Я подхожу и всматриваюсь. Антония нашла рисунки, оставленные Лучано, когда я была у него, он стащил дневник и, смеясь, объявил, что сейчас его разукрасит.

Слышу, как капли дождя стучат по полу на балконе, вода вот-вот зальет всю квартиру, затопит кухню и ванную, шкафы и кровати.
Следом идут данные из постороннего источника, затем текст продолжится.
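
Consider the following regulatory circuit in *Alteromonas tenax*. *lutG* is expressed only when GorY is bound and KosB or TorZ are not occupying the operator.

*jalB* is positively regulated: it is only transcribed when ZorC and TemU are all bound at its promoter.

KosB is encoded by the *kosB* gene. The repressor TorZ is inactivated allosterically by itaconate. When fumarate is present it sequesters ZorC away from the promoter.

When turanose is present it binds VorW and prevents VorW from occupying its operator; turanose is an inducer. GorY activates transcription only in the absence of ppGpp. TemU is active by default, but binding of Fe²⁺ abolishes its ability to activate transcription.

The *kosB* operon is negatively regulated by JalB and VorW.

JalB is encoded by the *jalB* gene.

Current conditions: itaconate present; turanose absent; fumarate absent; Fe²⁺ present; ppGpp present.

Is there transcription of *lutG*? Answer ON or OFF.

Fumarate is absent, so ZorC is active.
Fe²⁺ is present, so TemU is inactive.
Required activator TemU is absent, so *jalB* is not transcribed.
So JalB is not produced.
Turanose is absent, so VorW is active.
With repressor VorW bound, *kosB* is not transcribed.
So KosB is not produced.
ppGpp is present, so GorY is inactive.
Itaconate is present, so TorZ is inactive.
Required activator GorY is absent, so *lutG* is not transcribed.

OFF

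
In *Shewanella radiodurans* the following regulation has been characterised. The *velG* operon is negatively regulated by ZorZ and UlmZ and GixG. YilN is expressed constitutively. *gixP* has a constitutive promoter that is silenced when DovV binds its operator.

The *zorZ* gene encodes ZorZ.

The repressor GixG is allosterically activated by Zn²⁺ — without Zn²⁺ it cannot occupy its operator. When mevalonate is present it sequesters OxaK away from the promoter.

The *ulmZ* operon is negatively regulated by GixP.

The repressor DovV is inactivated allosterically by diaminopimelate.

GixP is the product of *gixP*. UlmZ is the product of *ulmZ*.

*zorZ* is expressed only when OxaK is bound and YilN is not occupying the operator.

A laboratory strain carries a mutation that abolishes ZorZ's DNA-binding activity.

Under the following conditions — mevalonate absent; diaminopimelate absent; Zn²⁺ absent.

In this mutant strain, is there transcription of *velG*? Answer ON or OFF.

ZorZ is non-functional in this strain, so it has no effect.
Diaminopimelate is absent, so DovV is active.
With repressor DovV bound, *gixP* is not transcribed.
So GixP is not produced.
With no repressor bound, *ulmZ* is transcribed.
So UlmZ is produced and active.
Zn²⁺ is absent, so GixG is inactive.
With repressor UlmZ bound, *velG* is not transcribed.

OFF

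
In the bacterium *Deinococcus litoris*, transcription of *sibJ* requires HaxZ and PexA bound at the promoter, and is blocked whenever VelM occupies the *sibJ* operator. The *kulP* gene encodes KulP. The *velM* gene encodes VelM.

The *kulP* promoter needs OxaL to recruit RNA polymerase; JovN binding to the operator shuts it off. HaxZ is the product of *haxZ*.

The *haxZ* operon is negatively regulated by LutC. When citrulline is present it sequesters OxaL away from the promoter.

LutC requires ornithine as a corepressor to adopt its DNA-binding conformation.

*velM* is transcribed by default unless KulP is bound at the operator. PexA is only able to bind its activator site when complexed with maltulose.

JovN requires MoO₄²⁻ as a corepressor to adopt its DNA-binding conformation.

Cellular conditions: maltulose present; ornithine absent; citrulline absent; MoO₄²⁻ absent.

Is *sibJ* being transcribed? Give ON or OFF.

Citrulline is absent, so OxaL is active.
MoO₄²⁻ is absent, so JovN is inactive.
No repressor is bound and OxaL is active, so *kulP* is transcribed.
So KulP is produced and active.
With repressor KulP bound, *velM* is not transcribed.
So VelM is not produced.
Ornithine is absent, so LutC is inactive.
With no repressor bound, *haxZ* is transcribed.
So HaxZ is produced and active.
Maltulose is present, so PexA is active.
No repressor is bound and HaxZ and PexA are active, so *sibJ* is transcribed.

ON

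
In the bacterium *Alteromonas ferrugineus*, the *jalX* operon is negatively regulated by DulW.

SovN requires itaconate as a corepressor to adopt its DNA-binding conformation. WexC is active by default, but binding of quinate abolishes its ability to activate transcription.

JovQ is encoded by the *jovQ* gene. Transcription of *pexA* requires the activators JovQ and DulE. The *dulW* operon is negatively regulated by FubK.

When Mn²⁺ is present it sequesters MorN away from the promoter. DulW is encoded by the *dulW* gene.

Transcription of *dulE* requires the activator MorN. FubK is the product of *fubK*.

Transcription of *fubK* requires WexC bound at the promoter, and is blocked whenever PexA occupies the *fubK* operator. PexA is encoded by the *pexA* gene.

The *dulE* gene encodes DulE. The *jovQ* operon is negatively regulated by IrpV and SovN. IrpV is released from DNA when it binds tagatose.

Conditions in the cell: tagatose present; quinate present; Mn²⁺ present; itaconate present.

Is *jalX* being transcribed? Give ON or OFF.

Tagatose is present, so IrpV is inactive.
Itaconate is present, so SovN is active.
With repressor SovN bound, *jovQ* is not transcribed.
So JovQ is not produced.
Mn²⁺ is present, so MorN is inactive.
Required activator MorN is absent, so *dulE* is not transcribed.
So DulE is not produced.
Required activator JovQ is absent, so *pexA* is not transcribed.
So PexA is not produced.
Quinate is present, so WexC is inactive.
Required activator WexC is absent, so *fubK* is not transcribed.
So FubK is not produced.
With no repressor bound, *dulW* is transcribed.
So DulW is produced and active.
With repressor DulW bound, *jalX* is not transcribed.

OFF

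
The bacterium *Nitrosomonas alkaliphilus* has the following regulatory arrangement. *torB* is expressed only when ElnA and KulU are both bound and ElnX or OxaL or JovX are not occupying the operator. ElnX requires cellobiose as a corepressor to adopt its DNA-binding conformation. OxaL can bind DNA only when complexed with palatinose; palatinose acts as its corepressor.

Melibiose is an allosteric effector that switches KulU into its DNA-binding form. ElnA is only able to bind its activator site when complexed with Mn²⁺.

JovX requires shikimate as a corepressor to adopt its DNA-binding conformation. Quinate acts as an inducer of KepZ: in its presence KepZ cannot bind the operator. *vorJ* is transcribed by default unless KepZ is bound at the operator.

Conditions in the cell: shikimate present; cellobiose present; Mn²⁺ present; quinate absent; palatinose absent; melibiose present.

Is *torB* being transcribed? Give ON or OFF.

Mn²⁺ is present, so ElnA is active.
Cellobiose is present, so ElnX is active.
Palatinose is absent, so OxaL is inactive.
Shikimate is present, so JovX is active.
Melibiose is present, so KulU is active.
With repressor ElnX bound, *torB* is not transcribed.

OFF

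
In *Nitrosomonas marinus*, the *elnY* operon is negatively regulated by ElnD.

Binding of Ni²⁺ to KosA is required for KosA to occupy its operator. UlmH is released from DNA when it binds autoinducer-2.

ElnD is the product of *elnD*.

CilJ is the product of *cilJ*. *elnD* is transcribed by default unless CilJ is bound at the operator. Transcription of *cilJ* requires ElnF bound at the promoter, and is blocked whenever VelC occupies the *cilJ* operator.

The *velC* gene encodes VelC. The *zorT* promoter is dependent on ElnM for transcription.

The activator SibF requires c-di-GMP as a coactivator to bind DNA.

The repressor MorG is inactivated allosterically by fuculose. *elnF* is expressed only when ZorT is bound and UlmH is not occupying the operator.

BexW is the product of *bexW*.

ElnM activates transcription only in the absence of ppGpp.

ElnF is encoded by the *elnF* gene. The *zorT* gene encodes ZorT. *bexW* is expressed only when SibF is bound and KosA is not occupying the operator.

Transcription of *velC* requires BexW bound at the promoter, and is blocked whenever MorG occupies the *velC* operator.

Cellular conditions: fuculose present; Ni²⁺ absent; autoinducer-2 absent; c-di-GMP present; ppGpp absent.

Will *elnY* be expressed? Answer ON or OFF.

OFF

ppGpp is absent, so ElnM is active.
No repressor is bound and ElnM is active, so *zorT* is transcribed.
So ZorT is produced and active.
Autoinducer-2 is absent, so UlmH is active.
With repressor UlmH bound, *elnF* is not transcribed.
So ElnF is not produced.
c-di-GMP is present, so SibF is active.
Ni²⁺ is absent, so KosA is inactive.
No repressor is bound and SibF is active, so *bexW* is transcribed.
So BexW is produced and active.
Fuculose is present, so MorG is inactive.
No repressor is bound and BexW is active, so *velC* is transcribed.
So VelC is produced and active.
With repressor VelC bound, *cilJ* is not transcribed.
So CilJ is not produced.
With no repressor bound, *elnD* is transcribed.
So ElnD is produced and active.
With repressor ElnD bound, *elnY* is not transcribed.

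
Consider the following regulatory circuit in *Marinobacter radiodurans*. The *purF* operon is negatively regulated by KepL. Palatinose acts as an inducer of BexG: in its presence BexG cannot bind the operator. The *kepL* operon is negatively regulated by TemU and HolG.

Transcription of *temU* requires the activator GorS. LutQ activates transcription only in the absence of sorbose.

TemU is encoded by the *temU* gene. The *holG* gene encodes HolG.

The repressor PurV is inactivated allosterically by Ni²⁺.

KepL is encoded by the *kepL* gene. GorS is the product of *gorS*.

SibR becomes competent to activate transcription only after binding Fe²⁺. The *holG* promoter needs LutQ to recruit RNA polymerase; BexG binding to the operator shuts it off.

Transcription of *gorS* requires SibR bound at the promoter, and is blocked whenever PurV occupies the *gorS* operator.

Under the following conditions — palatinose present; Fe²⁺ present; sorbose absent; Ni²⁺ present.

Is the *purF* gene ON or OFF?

ON

Ni²⁺ is present, so PurV is inactive.
Fe²⁺ is present, so SibR is active.
No repressor is bound and SibR is active, so *gorS* is transcribed.
So GorS is produced and active.
No repressor is bound and GorS is active, so *temU* is transcribed.
So TemU is produced and active.
Palatinose is present, so BexG is inactive.
Sorbose is absent, so LutQ is active.
No repressor is bound and LutQ is active, so *holG* is transcribed.
So HolG is produced and active.
With repressor TemU bound, *kepL* is not transcribed.
So KepL is not produced.
With no repressor bound, *purF* is transcribed.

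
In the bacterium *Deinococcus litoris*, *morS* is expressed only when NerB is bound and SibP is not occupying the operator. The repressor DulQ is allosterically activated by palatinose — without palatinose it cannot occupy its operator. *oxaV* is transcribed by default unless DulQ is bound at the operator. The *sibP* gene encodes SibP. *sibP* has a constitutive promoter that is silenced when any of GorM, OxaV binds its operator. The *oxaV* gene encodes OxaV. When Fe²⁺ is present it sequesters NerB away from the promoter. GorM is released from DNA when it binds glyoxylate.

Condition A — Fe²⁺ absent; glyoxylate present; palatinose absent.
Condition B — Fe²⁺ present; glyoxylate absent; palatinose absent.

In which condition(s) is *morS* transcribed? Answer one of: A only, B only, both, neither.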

– Кто это нарисовал? – спрашивает Антония, еще сильнее выгибая спину, она похожа на кита, что вознамерился проглотить меня, как планктон или мелкую рыбешку.

– Друг один…

Кельтские кресты [[1]], на страницах моего дневника кельтские кресты, голос матери, пронзительный, плотный, повышается больше чем на октаву, она держит дневник, несколько раз ударяет им по столешнице, словно хочет превратить в конфетти, я вот-вот захлебнусь, пойду ко дну, у меня холодеют ноги, несмотря на шерстяные носки, кажется, что батареи где-то далеко, а температура упала ниже нуля.

– Завтра я пойду с тобой в школу, – кричит Антония так громко, что вот-вот обвалится балкон, а с ним и все здание, затем я слышу щелчок замка: это отец заперся в комнате. – Даже не пытайся заболтать меня, не смейся, только попробуй сбежать, а ну иди сюда. – Мать хватает меня за локоть, снова открывает тетрадь и тычет меня носом в рисунки Лучано, как щенка, наделавшего лужу где не надо.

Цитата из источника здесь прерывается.